Sintomi principali

Sintomi principali: dolore e prurito anale, bruciore e fastidio

Sintomi principali: dolore e prurito anale, bruciore e fastidio

Sintomi principali: dolore e prurito anale, bruciore e fastidio

I sintomi delle emorroidi possono presentarsi con intensità e modalità diverse a seconda della localizzazione (emorroidi interne o esterne), dello stadio della patologia e della presenza di eventuali complicanze. Riconoscere i sintomi principali consente una diagnosi più tempestiva e un trattamento mirato, riducendo il rischio di peggioramento del disturbo.
 

Dolore anale
Il dolore è uno dei sintomi più comuni, soprattutto nelle emorroidi esterne. Può essere continuo o accentuarsi durante la seduta, la deambulazione o l’evacuazione. Nelle emorroidi interne il dolore è generalmente meno intenso, ma tende ad aumentare in presenza di prolasso o infiammazione.
 

Bruciore e fastidio locale
Il bruciore anale è frequentemente associato all’irritazione della mucosa e della cute perianale. Questo sintomo può essere costante oppure comparire dopo la defecazione, spesso accompagnato da una sensazione di disagio persistente che influisce negativamente sulla qualità della vita.
 

Prurito anale
Il prurito è un sintomo frequente e può essere causato dalla fuoriuscita di muco o da una difficoltà nell’igiene locale. Il grattamento ripetuto tende ad aggravare l’irritazione cutanea, creando un circolo vizioso che peggiora l’infiammazione della regione perianale.
 

Sanguinamento durante l’evacuazione
Il sanguinamento anale rappresenta uno dei segnali più tipici delle emorroidi interne.
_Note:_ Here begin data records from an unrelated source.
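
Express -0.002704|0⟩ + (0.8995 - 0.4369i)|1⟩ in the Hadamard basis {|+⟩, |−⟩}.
(0.6341 - 0.3089i)|+⟩ + (-0.638 + 0.3089i)|−⟩

With |ψ⟩ = α|0⟩ + β|1⟩, the Hadamard-basis coefficients are ⟨+|ψ⟩ = (α + β)/√2 and ⟨−|ψ⟩ = (α − β)/√2.
Here α = -0.002704, β = (0.8995 - 0.4369i): (α + β)/√2 = (0.6341 - 0.3089i), (α − β)/√2 = (-0.638 + 0.3089i).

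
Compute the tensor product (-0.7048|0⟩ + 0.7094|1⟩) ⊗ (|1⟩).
-0.7048|01⟩ + 0.7094|11⟩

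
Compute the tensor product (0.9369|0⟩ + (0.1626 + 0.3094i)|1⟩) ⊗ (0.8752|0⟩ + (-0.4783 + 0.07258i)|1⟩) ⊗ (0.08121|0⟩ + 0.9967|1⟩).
0.06659|000⟩ + 0.8173|001⟩ + (-0.03639 + 0.005522i)|010⟩ + (-0.4466 + 0.06778i)|011⟩ + (0.01156 + 0.02199i)|100⟩ + (0.1418 + 0.2699i)|101⟩ + (-0.00814 - 0.01106i)|110⟩ + (-0.0999 - 0.1357i)|111⟩

amp(|b₁b₂…⟩) = product of the factor amplitudes for bits b₁, b₂, …; only kets whose every factor amplitude is nonzero survive.
|000⟩: (0.9369)(0.8752)(0.08121) = 0.06659
|001⟩: (0.9369)(0.8752)(0.9967) = 0.8173
|010⟩: (0.9369)(-0.4783 + 0.07258i)(0.08121) = (-0.03639 + 0.005522i)
|011⟩: (0.9369)(-0.4783 + 0.07258i)(0.9967) = (-0.4466 + 0.06778i)
|100⟩: (0.1626 + 0.3094i)(0.8752)(0.08121) = (0.01156 + 0.02199i)
|101⟩: (0.1626 + 0.3094i)(0.8752)(0.9967) = (0.1418 + 0.2699i)
|110⟩: (0.1626 + 0.3094i)(-0.4783 + 0.07258i)(0.08121) = (-0.00814 - 0.01106i)
|111⟩: (0.1626 + 0.3094i)(-0.4783 + 0.07258i)(0.9967) = (-0.0999 - 0.1357i)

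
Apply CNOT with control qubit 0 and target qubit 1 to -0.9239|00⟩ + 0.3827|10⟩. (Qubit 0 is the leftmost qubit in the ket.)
-0.9239|00⟩ + 0.3827|11⟩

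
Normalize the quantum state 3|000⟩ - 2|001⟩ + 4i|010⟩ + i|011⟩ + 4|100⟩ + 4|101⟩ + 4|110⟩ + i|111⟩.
0.3375|000⟩ - 0.225|001⟩ + 0.45i|010⟩ + 0.1125i|011⟩ + 0.45|100⟩ + 0.45|101⟩ + 0.45|110⟩ + 0.1125i|111⟩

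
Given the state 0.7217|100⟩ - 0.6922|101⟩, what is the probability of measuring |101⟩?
0.4791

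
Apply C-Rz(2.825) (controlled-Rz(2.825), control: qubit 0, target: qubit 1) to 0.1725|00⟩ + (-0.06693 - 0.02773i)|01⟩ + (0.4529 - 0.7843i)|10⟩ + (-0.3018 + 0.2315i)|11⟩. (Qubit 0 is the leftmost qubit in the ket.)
0.1725|00⟩ + (-0.06693 - 0.02773i)|01⟩ + (-0.7031 - 0.5709i)|10⟩ + (-0.2762 - 0.2615i)|11⟩

C-Rz(2.825) leaves the control-|0⟩ kets |00⟩, |01⟩ unchanged and applies Rz(2.825) to qubit 1 on the control-|1⟩ pair (|10⟩, |11⟩).
Rz(2.825) = [[e^(−iθ/2), 0], [0, e^(iθ/2)]] with e^(±iθ/2) = cos(θ/2) ± i·sin(θ/2); θ = 2.825, cos(θ/2) ≈ 0.157636, sin(θ/2) ≈ 0.987497.
With a = amp(|10⟩) = (0.4529 - 0.7843i) and b = amp(|11⟩) = (-0.3018 + 0.2315i):
new amp(|10⟩) = (0.157636 - 0.987497i)·a = (-0.7031 - 0.5709i)
new amp(|11⟩) = (0.157636 + 0.987497i)·b = (-0.2762 - 0.2615i)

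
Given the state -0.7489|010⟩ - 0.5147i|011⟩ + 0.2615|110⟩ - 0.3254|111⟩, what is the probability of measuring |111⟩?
0.1059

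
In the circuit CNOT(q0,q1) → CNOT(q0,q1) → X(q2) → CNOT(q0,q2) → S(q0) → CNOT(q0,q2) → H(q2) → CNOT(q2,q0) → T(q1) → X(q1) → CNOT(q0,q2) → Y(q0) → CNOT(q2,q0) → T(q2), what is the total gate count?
14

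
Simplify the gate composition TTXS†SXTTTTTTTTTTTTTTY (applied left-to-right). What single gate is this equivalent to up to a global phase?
Y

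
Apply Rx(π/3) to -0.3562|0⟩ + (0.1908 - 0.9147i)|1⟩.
(-0.7658 - 0.0954i)|0⟩ + (0.1652 - 0.6141i)|1⟩

Rx(π/3) = [[cos(θ/2), −i·sin(θ/2)], [−i·sin(θ/2), cos(θ/2)]]; θ = π/3, cos(θ/2) ≈ 0.866025, sin(θ/2) ≈ 0.5.
With a = amp(|0⟩) = -0.3562 and b = amp(|1⟩) = (0.1908 - 0.9147i):
new amp(|0⟩) = (0.866025)·a + (-0.5i)·b = (-0.7658 - 0.0954i)
new amp(|1⟩) = (-0.5i)·a + (0.866025)·b = (0.1652 - 0.6141i)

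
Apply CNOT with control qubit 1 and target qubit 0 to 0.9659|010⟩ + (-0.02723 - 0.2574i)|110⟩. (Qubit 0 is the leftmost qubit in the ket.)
(-0.02723 - 0.2574i)|010⟩ + 0.9659|110⟩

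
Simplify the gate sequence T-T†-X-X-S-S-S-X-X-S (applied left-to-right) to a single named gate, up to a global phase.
I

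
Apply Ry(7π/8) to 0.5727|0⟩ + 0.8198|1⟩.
-0.6923|0⟩ + 0.7216|1⟩

Ry(7π/8) = [[cos(θ/2), −sin(θ/2)], [sin(θ/2), cos(θ/2)]]; θ = 7π/8, cos(θ/2) ≈ 0.19509, sin(θ/2) ≈ 0.980785.
With a = amp(|0⟩) = 0.5727 and b = amp(|1⟩) = 0.8198:
new amp(|0⟩) = (0.19509)·a + (-0.980785)·b = -0.6923
new amp(|1⟩) = (0.980785)·a + (0.19509)·b = 0.7216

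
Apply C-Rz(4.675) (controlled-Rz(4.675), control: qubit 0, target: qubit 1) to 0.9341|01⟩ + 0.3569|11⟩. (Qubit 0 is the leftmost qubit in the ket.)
0.9341|01⟩ + (-0.2476 + 0.257i)|11⟩

C-Rz(4.675) leaves the control-|0⟩ kets |00⟩, |01⟩ unchanged and applies Rz(4.675) to qubit 1 on the control-|1⟩ pair (|10⟩, |11⟩).
Rz(4.675) = [[e^(−iθ/2), 0], [0, e^(iθ/2)]] with e^(±iθ/2) = cos(θ/2) ± i·sin(θ/2); θ = 4.675, cos(θ/2) ≈ -0.693765, sin(θ/2) ≈ 0.720201.
With a = amp(|10⟩) = 0 and b = amp(|11⟩) = 0.3569:
new amp(|10⟩) = (-0.693765 - 0.720201i)·a = 0
new amp(|11⟩) = (-0.693765 + 0.720201i)·b = (-0.2476 + 0.257i)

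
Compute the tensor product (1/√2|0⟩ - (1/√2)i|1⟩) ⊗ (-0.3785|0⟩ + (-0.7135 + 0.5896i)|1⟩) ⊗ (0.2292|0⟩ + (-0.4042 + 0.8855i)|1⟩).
-0.06134|000⟩ + (0.1082 - 0.237i)|001⟩ + (-0.1156 + 0.09556i)|010⟩ + (-0.1652 - 0.6153i)|011⟩ + 0.06134i|100⟩ + (-0.237 - 0.1082i)|101⟩ + (0.09556 + 0.1156i)|110⟩ + (-0.6153 + 0.1652i)|111⟩

amp(|b₁b₂…⟩) = product of the factor amplitudes for bits b₁, b₂, …; only kets whose every factor amplitude is nonzero survive.
|000⟩: (1/√2)(-0.3785)(0.2292) = -0.06134
|001⟩: (1/√2)(-0.3785)(-0.4042 + 0.8855i) = (0.1082 - 0.237i)
|010⟩: (1/√2)(-0.7135 + 0.5896i)(0.2292) = (-0.1156 + 0.09556i)
|011⟩: (1/√2)(-0.7135 + 0.5896i)(-0.4042 + 0.8855i) = (-0.1652 - 0.6153i)
|100⟩: (-(1/√2)i)(-0.3785)(0.2292) = 0.06134i
|101⟩: (-(1/√2)i)(-0.3785)(-0.4042 + 0.8855i) = (-0.237 - 0.1082i)
|110⟩: (-(1/√2)i)(-0.7135 + 0.5896i)(0.2292) = (0.09556 + 0.1156i)
|111⟩: (-(1/√2)i)(-0.7135 + 0.5896i)(-0.4042 + 0.8855i) = (-0.6153 + 0.1652i)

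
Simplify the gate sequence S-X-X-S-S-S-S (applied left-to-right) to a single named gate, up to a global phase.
S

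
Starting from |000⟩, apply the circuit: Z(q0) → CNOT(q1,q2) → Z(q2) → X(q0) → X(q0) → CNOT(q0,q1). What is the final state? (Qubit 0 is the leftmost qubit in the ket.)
|000⟩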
Il sangue è generalmente rosso vivo e compare durante o subito dopo l’evacuazione, visibile sulla carta igienica o nelle feci. Anche se spesso benigno, questo sintomo richiede sempre una valutazione medica per escludere altre patologie.
 

Sensazione di gonfiore e peso
Molti pazienti riferiscono una sensazione di gonfiore, pressione o peso a livello anale, soprattutto dopo essere stati a lungo in posizione seduta o al termine dell’evacuazione. Questo sintomo è legato alla congestione delle vene emorroidali e al ristagno di sangue nei tessuti.
 

Prolasso emorroidario
Il prolasso si verifica quando le emorroidi, in particolare quelle interne, fuoriescono dal canale anale. Nelle fasi iniziali il prolasso è temporaneo e si riduce spontaneamente, mentre negli stadi più avanzati può richiedere una riduzione manuale o diventare permanente.
 

Presenza di noduli o tumefazioni anali
La percezione al tatto di noduli molli o duri in prossimità dell’ano è tipica delle emorroidi esterne. In caso di trombosi emorroidaria, il nodulo può diventare improvvisamente duro, molto doloroso e associato a edema locale.
 

Dolore acuto improvviso
Un dolore intenso e improvviso è spesso indicativo della formazione di un trombo all’interno di un’emorroide esterna. Questa condizione, definita trombosi emorroidaria, rappresenta una delle forme più dolorose della patologia e richiede una valutazione specialistica tempestiva.
 

La presenza di uno o più di questi sintomi principali delle emorroidi non deve essere sottovalutata. Un corretto inquadramento clinico permette di distinguere la patologia emorroidaria da altre condizioni ano-rettali e di impostare un percorso terapeutico adeguato, migliorando significativamente il benessere del paziente.